Page 87 of Brother's Keeper

“Fitch?” He caught me by the forearms and held them between his chest and mine. “What are you doing?”

I looked at him, my brows knit together and my cheeks streaked with tears.

“Talk to me,” he said, sounding sad and confused atthe same time.

Yanking my hands free, I crushed against him again. My fingers traveled downward to fumble with his belt buckle.

“Fitch, stop.” Nash grabbed my shoulders. He shoved me a single step back, then locked his elbows, holding me at arm’s length.

“I need this,” I said, choking on the same sob I’d been fighting since he arrived. Like a dangerous undertow, it threatened to drag me into deep water, and I was too tired to swim. “Please,” I begged. “I need you.”

He moved one hand to my face, tangling his fingers in my hair. His eyes were dark in the muted light as he trained them on me. “I’m right here, baby,” he replied. “You’ve already got me.”

I shook my head and squeezed my eyelids shut, setting loose a cascade of hot tears.

“Please just fuck me,” I said. “I need to feel something that isn’t this awful… emptiness.”

“Fitch, I don’t want to fuck you.” Nash’s voice was a rumble in my ear.

I bristled, ready to ask why the hell not. The fact that I was a snotty, soggy mess may have been reason enough, but he beat me to speaking.

“Can I just hold you?” he asked. “Will you let me do that?”

“That’s some real pussy shit,” I mumbled, but God, I wanted it.

He watched me, unmoving, until I let my head drop in a nod. I swayed back as he stepped over the side of the tub, then helped me out, too.

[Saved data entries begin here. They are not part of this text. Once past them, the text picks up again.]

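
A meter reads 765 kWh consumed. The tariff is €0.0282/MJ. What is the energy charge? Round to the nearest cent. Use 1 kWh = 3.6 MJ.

765 kWh × (3.6 MJ/kWh) = 2,754 MJ
Cost = 2,754 MJ × €0.0282/MJ = €77.66

€77.66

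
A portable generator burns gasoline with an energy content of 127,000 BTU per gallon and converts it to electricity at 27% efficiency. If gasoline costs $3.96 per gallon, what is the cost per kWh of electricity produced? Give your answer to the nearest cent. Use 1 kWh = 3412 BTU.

$0.39

Electrical output per gallon = 127,000 BTU × 0.27 / 3412 BTU/kWh = 10.05 kWh
Cost per kWh = $3.96 / 10.05 kWh = $0.394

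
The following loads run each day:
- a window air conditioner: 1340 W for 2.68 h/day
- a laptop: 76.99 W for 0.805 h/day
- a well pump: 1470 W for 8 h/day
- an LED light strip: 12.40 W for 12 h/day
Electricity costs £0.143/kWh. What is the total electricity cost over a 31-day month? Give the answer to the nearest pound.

window air conditioner: 1340 W × 2.68 h × 31 d = 111,327 Wh = 111.3 kWh
laptop: 76.99 W × 0.805 h × 31 d = 1,921 Wh = 1.921 kWh
well pump: 1470 W × 8 h × 31 d = 364,560 Wh = 364.6 kWh
LED light strip: 12.40 W × 12 h × 31 d = 4,613 Wh = 4.613 kWh
Total energy = 111.3 + 1.921 + 364.6 + 4.613 = 482.4 kWh
Cost = 482.4 kWh × £0.143 = £68.99 ≈ £69

£69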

In the adjoining bedroom, a change of clothes was waiting on my side of Nash’s bed. We broke apart and I went to put them on while Nash turned down the sheets.

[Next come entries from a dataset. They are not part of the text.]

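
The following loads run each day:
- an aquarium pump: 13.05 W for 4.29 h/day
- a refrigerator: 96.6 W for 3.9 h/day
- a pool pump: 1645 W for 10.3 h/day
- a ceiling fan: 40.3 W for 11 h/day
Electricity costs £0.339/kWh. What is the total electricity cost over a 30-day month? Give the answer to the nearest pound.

aquarium pump: 13.05 W × 4.29 h × 30 d = 1,680 Wh = 1.68 kWh
refrigerator: 96.6 W × 3.9 h × 30 d = 11,302 Wh = 11.3 kWh
pool pump: 1645 W × 10.3 h × 30 d = 508,305 Wh = 508.3 kWh
ceiling fan: 40.3 W × 11 h × 30 d = 13,299 Wh = 13.3 kWh
Total energy = 1.68 + 11.3 + 508.3 + 13.3 = 534.6 kWh
Cost = 534.6 kWh × £0.339 = £181.22 ≈ £181

£181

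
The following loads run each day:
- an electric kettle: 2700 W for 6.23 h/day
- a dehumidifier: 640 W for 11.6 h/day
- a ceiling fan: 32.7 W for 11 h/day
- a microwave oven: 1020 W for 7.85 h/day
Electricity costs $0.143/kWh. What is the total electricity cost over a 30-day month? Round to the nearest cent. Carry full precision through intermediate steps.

$139.90

electric kettle: 2700 W × 6.23 h × 30 d = 504,630 Wh = 504.6 kWh
dehumidifier: 640 W × 11.6 h × 30 d = 222,720 Wh = 222.7 kWh
ceiling fan: 32.7 W × 11 h × 30 d = 10,791 Wh = 10.79 kWh
microwave oven: 1020 W × 7.85 h × 30 d = 240,210 Wh = 240.2 kWh
Total energy = 504.6 + 222.7 + 10.79 + 240.2 = 978.4 kWh
Cost = 978.4 kWh × $0.143 = $139.90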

Dressed in borrowed pajamas two sizes too big, I stood in place, hugging my arms around my chest.

Across from me, Nash rifled through his bedside table and came out with a small glass vial filled with milky liquid. Walking around the bed to me, he held the bottle aloft. “Open wide,” he said.

“I thought you said you wouldn’t help,” I said with a sigh.

He shook his head. “This is just to help you rest.”

I did as bidden and watched as he flipped off the cork. He poured the draught into my mouth, and I swallowed. It tasted chalky and a bit like cinnamon, coating my raw throat on the way down. Nash cupped his hand to the nape of my neck and pulled me in for the forehead kiss I’d earlier rejected.

Either the potion was incredibly fast-acting, or I was exhausted enough not to need it. Dazed, I followed Nash’s instructions to lay down on the bed. There, I was further weakened by the silky sheets and plush mattress that cushioned me. A headache thrummed behind my eyes, begging me to close them.

I rolled onto my side, curling up, wanting to shrink. To fade away. To disappear. Part of me wanted to die or to be the one who had died instead. It would have been fairer that way.

The comforter draped over me, and I scooted toward the middle of the mattress, making space for Nash to press in behind me. His body was a welcomewarmth as his arms snugged around my ribs. I eased into him, molding myself into every curve. His bristly cheeks scrubbed the back of my neck.

Somehow, that wasn’t enough, and I turned face-first into Nash’s chest. I tangled up in him while my body shook with sobs.

“I wanted a better life for him, Nash.” I stumbled through the confession. “He deserved better than this. Better than me…” I choked up and fought for a gasp of air to say, “I’m toxic. I ruin everything I touch. I’ll ruin you, too.”

“That’s not true.” Nash’s fingers smoothed my hair in slow, repetitive strokes.

“Pippa hates me,” I mumbled, struggling with a tongue that felt suddenly thick. “She’s right to hate me. I’m no good.”

Nash shushed me again, then kissed the top of my head. “Pippa’s fine. Don’t worry about her.”

A final thought wisped through my brain, slipping out on a yawn. “Is Ripley okay?”

If Nash replied, I wasn’t awake long enough to hear it.